Eine Gerichtsreporterin hat es fast täglich mit tragischen Schicksalen und menschlichen Abgründen zu tun. Doch es gibt Fälle, die sind einzigartig. Vier Fälle aus dem Jahr 2017, die in Erinnerung bleiben werden.

Externer Inhalt
Ende des externen Inhalts

Damit hatte kaum noch jemand gerechnet: Am Abend des 25. Oktober 2017 meldeten die Ermittler in einer Pressemitteilung einen Fahndungserfolg im Fall Johanna Bohnacker. 18 Jahre nach dem gewaltsamen Tod des Mädchens. Ein emotionaler Moment auch für hr-Gerichtsreporterin Heike Borufka. Sie hatte den Fall von Anfang als Reporterin begleitet. Besonders wichtig waren für sie aber auch drei weitere Fälle im 2017.

Fahndungserfolg nach 18 Jahren: Der Fall Johanna Bohnacker

Johanna Bohnacker
Johanna Bohnacker Bild © picture-alliance/dpa (Archiv)

Ein blondes langhaariges Mädchen: acht Jahre alt. Ein neugieriges Gesicht. Zu sehen auf einem riesengroßen Plakat an einer Landstraße in der Wetterau. "Wo sind die Mörder?", steht auf dem Plakat und: "Gesucht seit 2.9.99." Es ist das Bild, das 18 Jahre später wieder zu sehen ist: im Fernsehen, in den Zeitungen. Es ist das Foto von Johanna Bohnacker, verschwunden vor 18 Jahren in Ranstadt-Bobenhausen.

Johannas Eltern haben das Andenken an ihre Tochter immer hochgehalten. Auf sehr besondere Weise.

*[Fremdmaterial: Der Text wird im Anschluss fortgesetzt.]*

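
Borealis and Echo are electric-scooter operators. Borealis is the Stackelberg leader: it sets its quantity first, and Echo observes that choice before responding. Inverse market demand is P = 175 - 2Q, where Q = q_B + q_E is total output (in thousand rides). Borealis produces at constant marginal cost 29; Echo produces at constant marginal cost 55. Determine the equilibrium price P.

72

Solve by backward induction. Given q_B, the follower Echo maximises π_E = (175 - 2q_B - 2q_E)q_E - 55q_E.
∂π_E/∂q_E = 120 - 2q_B - 4q_E = 0 gives the reaction function q_E = (120 - 2q_B)/4.
The leader anticipates this reaction. Substituting into P = 175 - 2Q gives P = 115 - q_B, so π_B = (115 - q_B)q_B - 29q_B.
Leader FOC: 86 - 2q_B = 0, so q_B = 43.
Then q_E = (120 - 2·43)/4 = 17/2.
Total output Q = 103/2, so price P = 175 - 2·(103/2) = 72.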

Nicht nur auf dem Plakat, auch mit einem offenen Brief an den Täter. Sehr persönlich. Auch emotional, aber Gabriele und Richard Bohnacker ließen sich öffentlich nie von ihren eigenen Gefühlen beherrschen. Vielleicht ist genau das der Grund dafür, warum die Anteilnahme an dem Verbrechen und der Wunsch nach Aufklärung immer so stark blieben und weshalb dieser Fall näher ging als andere.

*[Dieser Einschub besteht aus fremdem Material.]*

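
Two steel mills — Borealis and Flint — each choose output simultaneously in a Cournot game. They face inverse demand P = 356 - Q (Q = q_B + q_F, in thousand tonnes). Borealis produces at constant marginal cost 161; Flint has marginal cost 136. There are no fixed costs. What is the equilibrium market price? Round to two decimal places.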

Eine Festnahme, wie aus dem Nichts

Möglicherweise ist das auch der Grund dafür, dass fast 18 Jahre nach der Plakataktion die Anteilnahme an der Aufklärung des Falls so stark war. Am 25. Oktober um 19.35 Uhr meldeten Gießener Polizei und Staatsanwaltschaft, womit nicht mehr viele gerechnet hatten: "Festnahme im Fall Tötungsdelikt zum Nachteil von Johanna Bohnacker (1999/2000)."

Ein 41-Jähriger aus Friedrichsdorf im Taunus hatte zu diesem Zeitpunkt bereits den "überwiegenden Teil des Tatvorwurfs" schon gestanden. Heißt: Er gibt die Sexualtat zu, nennt die Tötung von Johanna aber einen Unfall.

Warum berührt mich dieser Fall so? Vielleicht auch, weil ich die Eltern persönlich kennengelernt habe, sie lange interviewte, weil daraus ein Feature entstand - 27 Minuten, in denen es um die Frage ging: Wie lebt man damit, wenn das eigene Kind plötzlich verschwindet, neun Monate später die Leiche gefunden, aber der Täter nicht ermittelt wird.

Und plötzlich ist er doch gefasst, sind erste Fragen beantwortet. Etwa die, an welchem Tag Johanna gestorben ist. Gabriele Bohnacker will sich dazu nicht mehr äußern. Seit vielen Jahren ist Johannas Mutter nicht mehr öffentlich aufgetreten. Ihr Ehemann ist vor einiger Zeit schon gestorben.

Abschiebung eines Offenbacher Bub: Der Fall Sanel M.

Zivile Beamte bringen Sanel M. am Donnerstagmorgen zur Bundespolizei am Frankfurter Flughafen.
Zivile Beamte bringen Sanel M. zur Bundespolizei am Frankfurter Flughafen. Bild © Michael Seeboth (hr)

Sanel M. ist ein Offenbacher Bub. Das haben seine Anwälte immer betont - und das war auch immer wieder Thema im Prozess vor dem Darmstädter Landgericht um den gewaltsamen Tod der Studentin Tugce Albayrak.

Doch das hielt die Justiz nicht auf, den mittlerweile 21-Jährigen abzuschieben. Am 20. April – zweieinhalb Jahre nach seiner Tat und am Ende seiner Haftstrafe – wurde er im Gefängnis in Wiesbaden abgeholt und nach Serbien ausgeflogen.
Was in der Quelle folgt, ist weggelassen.